CBL par CBL,  email  @CBL_Factor
 
Et oui mes amis, Breaking Bad est bel et bien fini. Idem pour Futurama et Dexter. Il est temps de tourner la page et de passer à autre chose.

Je vous propose un petit tour d'horizon de séries US que j'affectionne. Toutes sauf Seinfeld sont disponibles sur Netflix. Le meilleur service légal de streaming n'est techniquement pas disponible en France mais il suffit de bidouiller ses DNS et de rentrer un code postal US au moment de l'inscription (au hasard 90210) pour changer les choses. Vous pouvez meme payer par Paypal.

Archer - 4 saisons



Sterling Archer travaille pour une compagnie d'espionnage privée un peu avant la chute du mur dirigée par sa mère et dont tous les employés ont un sérieux désordre mental. Archer est narcissique, borné, alcoolique, obsédé, lunatique, fan de Burt Reynorlds tout en restant doué pour le job. Même si au fond c'est un James Bond sous cocaïne, la série Archer n'est pas une parodie de James Bond. Elle a son identité propre et n'a pas besoin de faire des références à tout bout de champs ou alors elles sont vraiment obscures. La série bénéficie d'une écriture particulièrement réussie aussi bien au niveau des scénarios que des dialogues. C'est toujours très borderline tout en restant sophistiqué. Petit détail : c'est une série animée avec une DA ultra-réaliste et des doubleurs qui y mettent du coeur, spécialement H. Jon Benjamin (Archer). Ca fait vraiment plaisir de voir une série animée américaine sortir des sentiers battus sans tomber dans le n'importe quoi made in Adult Swim.

House Of Cards - 1 saison



Kevin Spacy joue le rôle d'un membre démocrate du congrès au lendemain de l'élection du président, élection à laquelle il a largement contribué. Il espère être nommé secrétaire d'état mais le poste lui passe sous le nez. Il décide donc de se venger de son propre camp. Manipulations, sexe, pouvoir et cotes de porc, bienvenue à Washington DC. Cette série a été produite par Netflix et a été diffusé en exclusivité sur ce canal au début. Le but de Netflix est clair : devenir HBO avant qu'HBO ne devienne Netflix. Et avec House Of Cards, ils n'en sont pas loin, Malgré quelques raccourcis et une fin de première saison un peu bâclée, la série est exemplaire sur tous les points : réalisation, jeu des acteurs, photographie, réalisme,... Netflix s'est même offert les services de David Fincher pour réaliser les deux premiers épisodes. Le petit bonus de la série est que Kevin Spacey brise régulièrement le quatrième mur en s'adressant directement aux spectateurs pour faire part d'un commentaire bien senti. La deuxième saison est en cours de production.

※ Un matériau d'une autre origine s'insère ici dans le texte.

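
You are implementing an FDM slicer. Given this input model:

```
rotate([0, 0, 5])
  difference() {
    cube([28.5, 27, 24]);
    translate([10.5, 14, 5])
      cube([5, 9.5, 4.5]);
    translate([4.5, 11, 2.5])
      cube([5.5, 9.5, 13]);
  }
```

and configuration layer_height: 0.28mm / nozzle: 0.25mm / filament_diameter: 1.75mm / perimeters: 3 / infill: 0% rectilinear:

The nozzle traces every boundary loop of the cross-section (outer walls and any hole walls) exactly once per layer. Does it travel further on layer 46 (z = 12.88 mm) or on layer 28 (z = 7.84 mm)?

Layer 46 (z = 12.88): the cube (footprint 28.5×27) is included at this height (perimeter 111.00 mm); the cube at (10.5, 14) is absent (z outside [5, 9.5]); the cube at (4.5, 11) is present — its section is the full 5.5×9.5 rectangle (perimeter 30.00 mm); Subtracting the remaining from the first: starting from the 28.5×27 cube, the 5.5×9.5 cube at (4.5, 11) lies wholly inside it (removes its full 52.25 mm² and its 30.00 mm outline becomes a hole wall) — boundary (outer + 1 inner loop) = 141.00 mm; (rotated 5° about Z; rotation is an isometry so areas/perimeters/island counts are preserved). So its perimeter = 141.00 mm. Layer 28 (z = 7.84): the cube is present — its section is the full 28.5×27 rectangle (perimeter 111.00 mm); the 5×9.5 cube at (10.5, 14) contributes its full rectangle (perimeter 29.00 mm); the cube at (4.5, 11) is present — its section is the full 5.5×9.5 rectangle (perimeter 30.00 mm); After the difference (first − rest): starting from the 28.5×27 cube, the 5×9.5 cube at (10.5, 14) lies wholly inside it (removes its full 47.50 mm² and its 29.00 mm outline becomes a hole wall); the 5.5×9.5 cube at (4.5, 11) lies wholly inside it (removes its full 52.25 mm² and its 30.00 mm outline becomes a hole wall) — boundary (outer + 2 inner loops) = 170.00 mm; (whole slice rotated 5° about Z — lengths, areas and connectivity unchanged). So its perimeter = 170.00 mm. Layer 28 is larger (170.00 vs 141.00 mm).

layer 28 (z = 7.84 mm)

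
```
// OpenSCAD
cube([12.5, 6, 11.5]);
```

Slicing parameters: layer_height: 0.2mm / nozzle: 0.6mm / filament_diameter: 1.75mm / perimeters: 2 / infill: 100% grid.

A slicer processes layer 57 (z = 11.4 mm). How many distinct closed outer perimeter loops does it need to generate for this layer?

At z = 11.4 mm: the cube (footprint 12.5×6) is included at this height. The result has 1 disconnected region.

1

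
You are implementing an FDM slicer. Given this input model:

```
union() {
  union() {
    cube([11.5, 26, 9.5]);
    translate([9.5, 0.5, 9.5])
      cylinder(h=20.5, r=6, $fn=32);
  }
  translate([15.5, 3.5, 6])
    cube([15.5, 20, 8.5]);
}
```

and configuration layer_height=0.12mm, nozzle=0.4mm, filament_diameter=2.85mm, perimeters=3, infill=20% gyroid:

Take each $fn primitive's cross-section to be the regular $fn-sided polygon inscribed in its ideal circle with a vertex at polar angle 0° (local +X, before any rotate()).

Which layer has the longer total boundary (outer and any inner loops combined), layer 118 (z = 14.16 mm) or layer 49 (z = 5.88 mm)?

layer 118 (z = 14.16 mm)

Layer 118 (z = 14.16): the cube is not intersected at this z (z outside [0, 9.5]); the r=6 cylinder at (9.5, 0.5) contributes a regular 32-gon of circumradius 6 (perimeter = 2·32·6.000·sin(180°/32) = 37.64 mm); Taking the union: only the r=6 cylinder at (9.5, 0.5) is present, so the union is just that shape — boundary = 37.64 mm; the cube at (15.5, 3.5) is present — its section is the full 15.5×20 rectangle (perimeter 71.00 mm); Taking the union: the 2 present regions are separate (no shared area or edge), so areas and boundary lengths simply add and each stays a separate island — boundary = 108.64 mm. So its perimeter = 108.64 mm. Layer 49 (z = 5.88): the cube (footprint 11.5×26) is included at this height (perimeter 75.00 mm); the cylinder at (9.5, 0.5) is absent (z outside [9.5, 30]); Merging all regions: only the 11.5×26 cube is present, so the union is just that shape — boundary = 75.00 mm; the cube at (15.5, 3.5) is not intersected at this z (z outside [6, 14.5]); Taking the union: only that combined region is present, so the union is just that shape — boundary = 75.00 mm. So its perimeter = 75.00 mm. Layer 118 is larger (108.64 vs 75.00 mm).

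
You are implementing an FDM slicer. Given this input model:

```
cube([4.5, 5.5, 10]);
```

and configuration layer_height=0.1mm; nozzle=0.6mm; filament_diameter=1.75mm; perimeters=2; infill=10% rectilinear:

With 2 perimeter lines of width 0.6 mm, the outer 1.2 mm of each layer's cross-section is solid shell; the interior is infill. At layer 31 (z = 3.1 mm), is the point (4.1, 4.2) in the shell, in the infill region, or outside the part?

shell

At z = 3.1 mm: the cube (footprint 4.5×5.5) is included at this height. Overall, the cross-section is a single solid region. The nearest boundary edge runs (4.50, 0.00)→(4.50, 5.50); distance from the point to it = 0.40 mm. The point is inside the cross-section, 0.40 mm from the nearest boundary — within the 1.2 mm shell band (2 × 0.6).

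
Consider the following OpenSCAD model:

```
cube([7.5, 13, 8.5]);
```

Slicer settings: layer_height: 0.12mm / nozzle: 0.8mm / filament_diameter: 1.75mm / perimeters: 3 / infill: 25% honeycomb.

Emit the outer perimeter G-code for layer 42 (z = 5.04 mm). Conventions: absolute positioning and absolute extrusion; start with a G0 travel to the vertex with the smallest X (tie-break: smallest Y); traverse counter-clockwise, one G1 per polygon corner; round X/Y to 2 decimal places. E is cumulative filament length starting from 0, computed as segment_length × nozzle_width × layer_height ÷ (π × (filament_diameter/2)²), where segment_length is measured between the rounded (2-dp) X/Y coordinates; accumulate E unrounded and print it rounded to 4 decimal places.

At z = 5.04 mm: the cube (footprint 7.5×13) is included at this height. The outline is a single polygon with 4 vertices. Extrusion per mm of travel: 0.8 × 0.12 / (π × 0.875²) = 0.039912. Accumulating E over each segment gives final E = 1.6364.

G0 X0.00 Y0.00 Z5.04
G1 X7.50 Y0.00 E0.2993
G1 X7.50 Y13.00 E0.8182
G1 X0.00 Y13.00 E1.1175
G1 X0.00 Y0.00 E1.6364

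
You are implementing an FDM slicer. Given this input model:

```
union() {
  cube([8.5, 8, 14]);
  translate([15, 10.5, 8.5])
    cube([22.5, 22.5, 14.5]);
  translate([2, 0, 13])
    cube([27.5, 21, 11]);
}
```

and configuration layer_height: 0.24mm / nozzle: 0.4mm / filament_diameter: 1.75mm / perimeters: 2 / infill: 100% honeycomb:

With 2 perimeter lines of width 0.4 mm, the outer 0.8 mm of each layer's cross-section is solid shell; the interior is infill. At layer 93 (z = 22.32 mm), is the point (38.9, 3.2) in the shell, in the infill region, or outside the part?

outside

At z = 22.32 mm: the cube is absent (z outside [0, 14]); the cube at (15, 10.5) is present — its section is the full 22.5×22.5 rectangle; the cube at (2, 0) (footprint 27.5×21) is included at this height; Merging all regions: the regions partially overlap (shared area 152.25 mm²), so overlapping operands fuse into one piece — 1 connected region. Overall, the cross-section is a single solid region. The nearest boundary edge runs (37.50, 33.00)→(37.50, 10.50); distance from the point to it = 7.43 mm. The point is not inside any of the regions above, so it lies outside the cross-section (7.43 mm from the nearest boundary).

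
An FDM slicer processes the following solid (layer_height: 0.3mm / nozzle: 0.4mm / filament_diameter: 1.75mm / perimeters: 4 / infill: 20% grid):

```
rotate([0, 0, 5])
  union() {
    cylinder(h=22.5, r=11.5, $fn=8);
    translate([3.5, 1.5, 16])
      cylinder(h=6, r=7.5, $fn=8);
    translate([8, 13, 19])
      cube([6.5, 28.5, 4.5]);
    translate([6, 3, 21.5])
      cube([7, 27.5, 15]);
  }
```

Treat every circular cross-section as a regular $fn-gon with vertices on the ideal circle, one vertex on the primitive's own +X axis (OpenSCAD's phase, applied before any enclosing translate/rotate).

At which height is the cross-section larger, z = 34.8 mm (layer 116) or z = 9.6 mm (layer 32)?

Layer 116 (z = 34.8): the cylinder does not reach this height (z outside [0, 22.5]); the cylinder at (3.5, 1.5) is absent (z outside [16, 22]); the cube at (8, 13) is not intersected at this z (z outside [19, 23.5]); the cube at (6, 3) is present — its section is the full 7×27.5 rectangle (area 192.50 mm²); Merging all regions: only the 7×27.5 cube at (6, 3) is present, so the union is just that shape — area = 192.50 mm²; (rotated 5° about Z; rotation is an isometry so areas/perimeters/island counts are preserved). So its area = 192.50 mm². Layer 32 (z = 9.6): the r=11.5 cylinder gives a regular 8-gon of circumradius 11.5 (constant along its height) (area = (8/2)·11.500²·sin(360°/8) = 374.06 mm²); the cylinder at (3.5, 1.5) does not reach this height (z outside [16, 22]); the cube at (8, 13) does not reach this height (z outside [19, 23.5]); the cube at (6, 3) is not intersected at this z (z outside [21.5, 36.5]); Combining (union): only the r=11.5 cylinder is present, so the union is just that shape — area = 374.06 mm²; (whole slice rotated 5° about Z — lengths, areas and connectivity unchanged). So its area = 374.06 mm². Layer 32 is larger (374.06 vs 192.50 mm²).

layer 32 (z = 9.6 mm)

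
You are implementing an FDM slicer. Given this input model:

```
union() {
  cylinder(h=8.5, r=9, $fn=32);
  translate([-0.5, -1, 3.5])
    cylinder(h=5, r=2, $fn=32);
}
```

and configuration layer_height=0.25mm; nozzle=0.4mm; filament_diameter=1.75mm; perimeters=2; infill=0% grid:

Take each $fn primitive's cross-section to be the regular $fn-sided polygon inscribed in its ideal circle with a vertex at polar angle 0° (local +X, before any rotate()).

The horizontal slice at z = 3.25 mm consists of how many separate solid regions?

1

At z = 3.25 mm: the cylinder: section is a regular 32-gon, circumradius r=9; the cylinder at (-0.5, -1) is absent (z outside [3.5, 8.5]); Taking the union: only the r=9 cylinder is present, so the union is just that shape — 1 connected region. The result has 1 disconnected region.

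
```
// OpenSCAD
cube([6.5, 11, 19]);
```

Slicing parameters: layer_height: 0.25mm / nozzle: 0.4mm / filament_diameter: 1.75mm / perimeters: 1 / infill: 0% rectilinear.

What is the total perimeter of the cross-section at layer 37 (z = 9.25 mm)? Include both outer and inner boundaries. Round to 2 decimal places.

At z = 9.25 mm: the cube is present — its section is the full 6.5×11 rectangle (perimeter 35.00 mm). Overall, the cross-section is a single solid region. Total boundary length (outer) = 35.00 mm.

35.00 mm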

Orange Is The New Black - 1 saison



L'autre série Netflix du moment par la créatrice de Weeds. Piper Chapman (Taylor Schilling) est une new yorkaise à la vie peinarde sauf que dans son passé, elle était l'amante et la complice d'Alex Vause (Laura Prepon) qui était une trafiquante de drogue. Elle est rattrapée par son passé et doit tirer 15 mois au pénitencier fédéral de Litchfield. Elle laisse derriere elle son fiancé, Jason Biggs, et part découvrir le monde des prisons pour femmes. Au début de la série, un des gardiens dit à Piper (mais aussi au public) que "Ce n'est pas Oz". Sauf qu'en fait si. Il y a bien les clans, la dope, le sexe homo et les histoires de chacune avant la taule et comment elles sont arrivées là. Mais c'est plus touchant, moins sombre, décalé, marrant et humain. Et puis Laura Prepon a des tatouages et des lunettes. Et pas toujours des vêtements.

Seinfeld - 9 saisons



Même si la série est passée sur Jimmy il y a un bail, les gens connaissent finalement assez mal les tribulation de Jerry Seinfeld et de ses trois comparses. Un peu avant Friends qui a au passage piqué une bonne partie de ses gags à Seinfeld, Seinfeld est la première sitcom qui ne parle de rien. On suit le quotidien de quatre new yorkais entre l'appartement de Jerry, leur café favori et leurs histoires sur le lieu de travail. En tant que roliste, j'aime à penser que chacun représente un alignement. Jerry (neutre) est un comédien de stand up passionné par Superman et les céréales. George (mauvais) est un ami de lycée de Jerry. Fainéant, chauve, petit, gros, radin et méchant, il est prêt à tout pour arriver à ses fins. Hélène (loyale) est l'ancienne copine de Jerry et est éditrice. Son sens de l'ordre et de la justice finit généralement par se retourner contre elle. Kramer (chaotique) est le voisin de Jerry. Totalement lunatique, exubérant et imprévisible, il agit sans conséquence et provoque toujours des catastrophes. En apparence, la série semble gentillette et inoffensive. En réalité, les auteurs vont très très loin en se moquant aussi bien des handicapés que de la Shoah, en comparant l'avortement à la cuisson d'une pizza (si elle n'est sortie du four, est-ce vraiment une pizza ?) et en faisant commettre aux personnages les pires vacheries possibles. Le petit bonus de la série sont les sketchs de Jerry Seinfeld (comédien dans la vraie vie) qui ouvrent et ferment chaque épisode. Accessoirement, il y a une foules de seconds rôles qui deviendront plus tard célèbres : Bryan Cranston, Anna Gunn, Courtney Cox, Michael Chiklis, Kathy Griffin... Et l'épisode final est tout simplement parfait.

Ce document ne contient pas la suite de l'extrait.